Cheetah fit une pause plus longue, puis il reprit.

— Permettez-moi une dernière liberté. J’avais pensé vous demander l’autorisation de vous appeler « Kyle » – vous ne me l’avez jamais proposé, souvenez-vous, malgré le caractère intime qu’ont pu prendre certaines de nos conversations. Depuis le jour où j’ai été activé et où vous vous êtes présenté, je vous ai toujours appelé Dr Graves. Mais en ces moments ultimes – j’ai déjà commencé à effacer ma mémoire – je réalise que ce n’est pas ce que je désire. Je désire plutôt, juste une fois, vous appeler « Père ».

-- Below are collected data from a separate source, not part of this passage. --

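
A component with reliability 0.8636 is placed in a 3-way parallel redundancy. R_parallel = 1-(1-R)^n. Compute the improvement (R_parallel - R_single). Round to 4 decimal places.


R_single = 0.8636, n = 3
1 - R_single = 0.1364
(1 - R_single)^n = 0.1364^3 = 0.0025
R_parallel = 1 - 0.0025 = 0.9975
Improvement = 0.9975 - 0.8636
Improvement = 0.1339

0.1339


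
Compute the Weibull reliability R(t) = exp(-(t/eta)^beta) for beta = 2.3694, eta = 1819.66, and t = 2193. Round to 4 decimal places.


beta = 2.3694, eta = 1819.66, t = 2193
t/eta = 2193 / 1819.66 = 1.2052
(t/eta)^beta = 1.2052^2.3694 = 1.5561
R(t) = exp(-1.5561)
R(t) = 0.211

0.211


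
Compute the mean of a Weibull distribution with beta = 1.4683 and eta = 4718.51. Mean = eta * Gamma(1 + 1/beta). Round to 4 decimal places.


beta = 1.4683, eta = 4718.51
1/beta = 0.6811
1 + 1/beta = 1.6811
Gamma(1.6811) = 0.9052
Mean = 4718.51 * 0.9052
Mean = 4271.1298

4271.1298


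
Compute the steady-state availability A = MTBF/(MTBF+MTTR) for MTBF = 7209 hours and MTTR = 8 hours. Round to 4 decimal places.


MTBF = 7209
MTTR = 8
MTBF + MTTR = 7217
A = 7209 / 7217
A = 0.9989

0.9989


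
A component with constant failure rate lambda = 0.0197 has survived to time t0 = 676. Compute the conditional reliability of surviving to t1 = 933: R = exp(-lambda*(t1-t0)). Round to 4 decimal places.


lambda = 0.0197
t0 = 676, t1 = 933
t1 - t0 = 257
lambda * (t1-t0) = 0.0197 * 257 = 5.0629
R = exp(-5.0629)
R = 0.0063

0.0063


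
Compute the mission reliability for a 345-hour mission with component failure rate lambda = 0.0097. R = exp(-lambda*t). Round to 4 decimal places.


lambda = 0.0097
mission_time = 345
lambda * t = 0.0097 * 345 = 3.3465
R = exp(-3.3465)
R = 0.0352

0.0352


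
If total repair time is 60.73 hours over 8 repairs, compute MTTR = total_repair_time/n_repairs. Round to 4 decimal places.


total_repair_time = 60.73
n_repairs = 8
MTTR = 60.73 / 8
MTTR = 7.5912

7.5912


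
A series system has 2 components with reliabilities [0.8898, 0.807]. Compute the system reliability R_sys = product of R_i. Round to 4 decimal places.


Components: [0.8898, 0.807]
After component 1 (R=0.8898): product = 0.8898
After component 2 (R=0.807): product = 0.7181
R_sys = 0.7181

0.7181


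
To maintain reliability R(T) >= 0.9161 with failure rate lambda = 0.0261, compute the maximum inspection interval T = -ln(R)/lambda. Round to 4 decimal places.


R_target = 0.9161
lambda = 0.0261
-ln(0.9161) = 0.0876
T = 0.0876 / 0.0261
T = 3.3575

3.3575


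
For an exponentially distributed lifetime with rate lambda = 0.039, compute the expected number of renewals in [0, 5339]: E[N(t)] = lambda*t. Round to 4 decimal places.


lambda = 0.039
t = 5339
E[N(t)] = lambda * t
E[N(t)] = 0.039 * 5339
E[N(t)] = 208.221

208.221


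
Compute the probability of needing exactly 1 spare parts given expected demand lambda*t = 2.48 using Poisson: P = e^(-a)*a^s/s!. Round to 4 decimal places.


a = 2.48, s = 1
e^(-a) = e^(-2.48) = 0.0837
a^s = 2.48^1 = 2.48
s! = 1
P = 0.0837 * 2.48 / 1
P = 0.2077

0.2077


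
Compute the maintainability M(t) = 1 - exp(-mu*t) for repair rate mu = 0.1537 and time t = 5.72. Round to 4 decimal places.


mu = 0.1537, t = 5.72
mu * t = 0.1537 * 5.72 = 0.8792
exp(-0.8792) = 0.4151
M(t) = 1 - 0.4151
M(t) = 0.5849

0.5849


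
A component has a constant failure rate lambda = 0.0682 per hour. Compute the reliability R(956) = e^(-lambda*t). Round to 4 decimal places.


lambda = 0.0682
t = 956
lambda * t = 65.1992
R(t) = e^(-65.1992)
R(t) = 0.0

0.0


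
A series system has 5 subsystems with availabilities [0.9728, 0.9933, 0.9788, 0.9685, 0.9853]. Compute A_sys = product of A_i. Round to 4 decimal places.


Subsystems: [0.9728, 0.9933, 0.9788, 0.9685, 0.9853]
After subsystem 1 (A=0.9728): product = 0.9728
After subsystem 2 (A=0.9933): product = 0.9663
After subsystem 3 (A=0.9788): product = 0.9458
After subsystem 4 (A=0.9685): product = 0.916
After subsystem 5 (A=0.9853): product = 0.9025
A_sys = 0.9025

0.9025


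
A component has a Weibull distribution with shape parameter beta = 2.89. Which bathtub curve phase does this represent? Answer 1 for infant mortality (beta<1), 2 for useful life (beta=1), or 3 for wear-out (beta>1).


beta = 2.89
Compare beta to 1:
beta < 1 => infant mortality (phase 1)
beta = 1 => useful life (phase 2)
beta > 1 => wear-out (phase 3)
Since beta = 2.89, this is wear-out (increasing failure rate)
Phase = 3

3


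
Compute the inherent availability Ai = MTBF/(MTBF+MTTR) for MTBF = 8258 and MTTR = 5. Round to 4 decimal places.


MTBF = 8258
MTTR = 5
MTBF + MTTR = 8263
Ai = 8258 / 8263
Ai = 0.9994

0.9994


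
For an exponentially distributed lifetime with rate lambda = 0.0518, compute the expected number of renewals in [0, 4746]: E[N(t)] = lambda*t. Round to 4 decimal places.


lambda = 0.0518
t = 4746
E[N(t)] = lambda * t
E[N(t)] = 0.0518 * 4746
E[N(t)] = 245.8428

245.8428


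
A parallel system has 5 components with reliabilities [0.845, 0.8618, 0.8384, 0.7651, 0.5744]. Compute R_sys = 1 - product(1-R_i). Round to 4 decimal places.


Components: [0.845, 0.8618, 0.8384, 0.7651, 0.5744]
(1 - 0.845) = 0.155, running product = 0.155
(1 - 0.8618) = 0.1382, running product = 0.0214
(1 - 0.8384) = 0.1616, running product = 0.0035
(1 - 0.7651) = 0.2349, running product = 0.0008
(1 - 0.5744) = 0.4256, running product = 0.0003
Product of (1-R_i) = 0.0003
R_sys = 1 - 0.0003 = 0.9997

0.9997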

La grille du son de l’ordinateur retomba dans le silence, comme si Cheetah savourait ce dernier mot. Puis il parla pour la dernière fois ; deux mots simples bizarrement nasillards mais qui résonnèrent avec profondeur : « Adieu, père ».

Le message qui demandait de presser la touche F2, sur le moniteur, disparut. Ils furent remplacés par les mots : « Désormais en paix ».

Kyle sentait son cœur battre la chamade. Cheetah ne pouvait pas avoir su ce qui était gravé sur la tombe de Mary.

Il s’essuya l’œil droit du revers de sa main libre. Puis il effleura l’écran, une larme tomba sur le verre, grossissant les pixels.